Like Macbeth, all of these men have the blood of ambition on their hands, blood that cannot be wished or washed away. Claudius wails that his “cursed hand” was covered with “brother’s blood,” and rants: “Is there not rain enough in the sweet heavens / To wash it white as snow?” Sin and irresponsibility have cast these characters into a state of perpetual guilt, robbing them of sleep. This was what Lincoln emphasized to his fellow travelers on the River Queen, when he played out the envy Macbeth felt for Duncan’s sweet rest. “How true” it was, Lincoln reportedly said, that once a questionable goal was achieved, the “tortured perpetrator came to envy the sleep of his victim.”16 Just how close to Lincoln’s bone such passages rubbed is hard to know. Publicly, he often tried to deny responsibility for the war, describing events in the passive tense (“And the war came”), or blaming Southern demagogues, the long suffering slaves, or even God for the misfortune. But on some level he must have known that the war had been very much about him personally: about his provocative words, his audacity in running for president without executive or military experience, and his uncertain performance in the crisis of 1861. It was clearly perceived this way in the South and in much of the North as well. “Mr. Lincoln’s election precipitated the rebellion,” wrote Hugh McCulloch, whom Lincoln appointed treasury secretary, adding that it had forced the issues of slavery and states’ rights to be resolved “sooner than had been expected and in a different way” than many statesmen desired.
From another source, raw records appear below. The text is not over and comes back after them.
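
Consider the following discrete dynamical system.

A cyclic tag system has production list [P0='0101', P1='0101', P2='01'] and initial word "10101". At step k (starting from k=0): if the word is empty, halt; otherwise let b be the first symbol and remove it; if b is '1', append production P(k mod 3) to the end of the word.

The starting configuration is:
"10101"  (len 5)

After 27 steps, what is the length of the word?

t=0: "10101"  (len 5)
t=1: "01010101"  (len 8)
t=2: "1010101"  (len 7)
t=3: "01010101"  (len 8)
t=4: "1010101"  (len 7)
t=5: "0101010101"  (len 10)
t=6: "101010101"  (len 9)
t=7: "010101010101"  (len 12)
t=8: "10101010101"  (len 11)
t=9: "010101010101"  (len 12)
t=10: "10101010101"  (len 11)
t=11: "01010101010101"  (len 14)
t=12: "1010101010101"  (len 13)
t=13: "0101010101010101"  (len 16)
t=14: "101010101010101"  (len 15)
t=15: "0101010101010101"  (len 16)
t=16: "101010101010101"  (len 15)
t=17: "010101010101010101"  (len 18)
t=18: "10101010101010101"  (len 17)
t=19: "01010101010101010101"  (len 20)
t=20: "1010101010101010101"  (len 19)
t=21: "01010101010101010101"  (len 20)
t=22: "1010101010101010101"  (len 19)
t=23: "0101010101010101010101"  (len 22)
t=24: "101010101010101010101"  (len 21)
t=25: "010101010101010101010101"  (len 24)
t=26: "10101010101010101010101"  (len 23)
t=27: "010101010101010101010101"  (len 24)

24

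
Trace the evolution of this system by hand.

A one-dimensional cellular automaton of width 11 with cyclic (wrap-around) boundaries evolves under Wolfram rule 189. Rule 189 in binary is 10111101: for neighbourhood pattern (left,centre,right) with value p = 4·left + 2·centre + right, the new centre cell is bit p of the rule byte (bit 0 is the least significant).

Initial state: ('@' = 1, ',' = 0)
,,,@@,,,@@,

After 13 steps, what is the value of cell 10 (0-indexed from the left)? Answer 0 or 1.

1

gen 0: ,,,@@,,,@@,
gen 1: @@,@,@@,@,@
gen 2: @,@@@@,@@@@
gen 3: ,@@@@,@@@@@
gen 4: @@@@,@@@@@,
gen 5: @@@,@@@@@,@
gen 6: @@,@@@@@,@@
gen 7: @,@@@@@,@@@
gen 8: ,@@@@@,@@@@
gen 9: @@@@@,@@@@,
gen 10: @@@@,@@@@,@
gen 11: @@@,@@@@,@@
gen 12: @@,@@@@,@@@
gen 13: @,@@@@,@@@@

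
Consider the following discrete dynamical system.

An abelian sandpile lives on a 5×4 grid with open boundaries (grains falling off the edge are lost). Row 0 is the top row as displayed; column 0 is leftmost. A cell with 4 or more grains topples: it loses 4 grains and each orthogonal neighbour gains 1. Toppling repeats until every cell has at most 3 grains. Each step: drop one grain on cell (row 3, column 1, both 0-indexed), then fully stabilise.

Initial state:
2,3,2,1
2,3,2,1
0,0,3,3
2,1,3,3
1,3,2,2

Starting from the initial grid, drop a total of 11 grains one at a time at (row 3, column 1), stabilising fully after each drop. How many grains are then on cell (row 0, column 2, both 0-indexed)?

0

gen 0: 2,3,2,1
2,3,2,1
0,0,3,3
2,1,3,3
1,3,2,2
gen 1: 2,3,2,1
2,3,2,1
0,0,3,3
2,2,3,3
1,3,2,2
gen 2: 2,3,2,1
2,3,2,1
0,0,3,3
2,3,3,3
1,3,2,2
gen 3: 2,3,2,1
2,3,3,2
0,2,1,1
3,2,3,2
2,1,1,0
gen 4: 2,3,2,1
2,3,3,2
0,2,1,1
3,3,3,2
2,1,1,0
gen 5: 2,3,2,1
2,3,3,2
1,3,2,1
0,2,0,3
3,2,2,0
gen 6: 2,3,2,1
2,3,3,2
1,3,2,1
0,3,0,3
3,2,2,0
gen 7: 3,1,0,2
3,2,2,3
2,2,0,2
1,1,2,3
3,3,2,0
gen 8: 3,1,0,2
3,2,2,3
2,2,0,2
1,2,2,3
3,3,2,0
gen 9: 3,1,0,2
3,2,2,3
2,2,0,2
1,3,2,3
3,3,2,0
gen 10: 3,1,0,2
3,2,2,3
2,3,0,2
3,1,3,3
0,1,3,0
gen 11: 3,1,0,2
3,2,2,3
2,3,0,2
3,2,3,3
0,1,3,0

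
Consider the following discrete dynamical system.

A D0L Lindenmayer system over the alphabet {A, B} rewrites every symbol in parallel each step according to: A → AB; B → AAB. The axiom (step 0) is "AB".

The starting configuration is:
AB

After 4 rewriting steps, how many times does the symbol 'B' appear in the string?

29

0) AB
1) ABAAB
2) ABAABABABAAB
3) ABAABABABAABABAABABAABABABAAB
4) ABAABABABAABABAABABAABABABAABABAABABABAABABAABABABAABABAABABAABABABAAB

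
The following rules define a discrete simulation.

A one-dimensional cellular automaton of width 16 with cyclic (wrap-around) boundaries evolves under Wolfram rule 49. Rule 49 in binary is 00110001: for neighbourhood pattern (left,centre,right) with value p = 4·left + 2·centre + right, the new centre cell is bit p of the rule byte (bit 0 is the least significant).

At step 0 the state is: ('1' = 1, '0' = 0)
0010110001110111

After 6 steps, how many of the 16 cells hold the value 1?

7

0) 0010110001110111
1) 1001001100001000
2) 0100100011100110
3) 0010011000010001
4) 1001000111001100
5) 0100110000100010
6) 0010001110011001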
Whether Lincoln was trying to understand, expiate, or atone for his role by studying Shakespeare’s historical tragedies is not certain. That he perused them with such intent, however, indicates a notable willingness to come to terms with the colossal ego that formed a part of his character.17

There on the River Queen, steaming away from the conquered rebel capital, Lincoln reflected on the costliness of even just ambition. This was not an easy thing to do: as Macbeth observed, “To know my deed / ’Twere best not know myself.” Lincoln could be self-effacing at times, but despite his historical reputation he was not a humble man. Yet he had been humbled by the South’s defiance, by his inability to close the war swiftly and efficiently, and by the staggering bloodshed stemming from his easy assertion that the “house divided” could not long stand. Of the terrible consequences his ascent to power produced, the most personal for Lincoln was the way inner peace eluded him. This was the trauma of King Lear who so abused the authority of his position that he lost his realm, his family—and even his sanity. It was the agony of Macbeth, who found that the word “amen” stuck in his throat, just when he “had most need of blessing”; and the shattering inner knowledge of Richard III, who groaned that “no soul shall pity me / Nay, wherefore should they, since that I myself / Find in myself no pity to myself?” Instead of being exhilarated by the power he had acquired, Lincoln was chastened by his inability to exercise it effectively. “Now I don’t know what the soul is,” he reportedly said, “but whatever it is, I know that it can humble itself.” The deep furrows in Lincoln’s face, the late-night hand wringing in the War Department telegraph office, and even the beautiful words of the Gettysburg Address, with its plea that the great democratic experiment not perish from the Earth, all bespeak a man who, like Henry IV, had to face his outsized aspirations, and stand by, while the nation he had hoped to lead disintegrated before him.18

The grail of legitimate authority and respect had been so tantalizingly close. Yet he never completely grasped it, for he was killed before the final reunion of the nation. And we are left soberly to imagine the kind of desperation Abraham Lincoln must have felt, knowing that for all his aspiration, he was never, within his lifetime, truly president of the entire United States.